Write different rules, instructions, or challenges on the Jenga blocks. Keep in mind that there are fifty-four blocks in a Jenga box, so you will need to figure out what you want to write. Some blocks can be left blank, some can say the same thing on ten blocks, it’s all up to you. The game can be G- to X-rated. It all depends on your party.

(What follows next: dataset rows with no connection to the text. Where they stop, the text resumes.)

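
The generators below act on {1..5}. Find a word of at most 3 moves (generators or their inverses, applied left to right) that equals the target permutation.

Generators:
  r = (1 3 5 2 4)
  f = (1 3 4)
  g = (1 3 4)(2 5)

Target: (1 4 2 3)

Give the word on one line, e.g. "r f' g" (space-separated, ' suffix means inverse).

f' r g'

  after f': (1 4 3)
  after r: (2 4 5)
  after g': (1 4 2 3)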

Ideas include: Take two drinks, everyone must drink, remove one article of clothing then drink, or if you have a bunch of different alcohol in the house then write those on the block for them to drink. A quick search on Pinterest or Google Images will give you tons of ideas.

Rules:

Use regular Jenga rules.

Shot Roulette

What you need:​

  • A bunch of shot glasses

  • Different types of alcohol (beer, wine, vodka, whiskey, tequila, rum, liqueurs, etc.)

  • An empty bottle

Setup:

Place an empty bottle in the middle of a table, then make a large circle of shot glasses around the bottle. Fill the shot glasses with different alcohols of your choice.

Rules:

Take turns spinning the bottle and whatever shot glass the bottle is pointing to when it stops, you have to drink it.

Tips:

Mix in some gag shots like apple cider vinegar, or a few dashes of hot sauce in tequila, etc.

Water Roulette

What you need:​

  • Several shot glasses

  • An empty bottle

  • Water

  • A plain or flavored clear spirit (or several plain or flavored clear spirits like vodka, gin, rum, Everclear, tequila, moonshine, sambuca, liqueurs, etc.)

Setup:

Place an empty bottle in the middle of a table, then make a large circle of shot glasses around the bottle. Fill half the shot glasses with clear alcohols of your choice and the other half with water.

Rules:

Take turns spinning the bottle and whatever shot glass the bottle is pointing to when it stops the player must drink it, then convincingly say, “Mmmmmmmm, water.” If you call the player out and say he or she is lying, and you’re right, that player has to spin and drink again, but if you’re wrong, then that player does not have to spin and drink again.

Sixes

What you need:

  • One die

  • Six different-sized glasses ranging in size from very small to very large

 

Setup:

Fill up each glass with a different alcoholic drink. Then line them up on a table, giving each glass a number from one to six.

 

Rules:

Take turns rolling the die. Whatever number you roll, then that is your drink. If the number you roll is taken, then keep rolling until you get an available drink number.

 

Tips:

On the very large drinks, you may want to use a lot of mixers or it will be a very short game.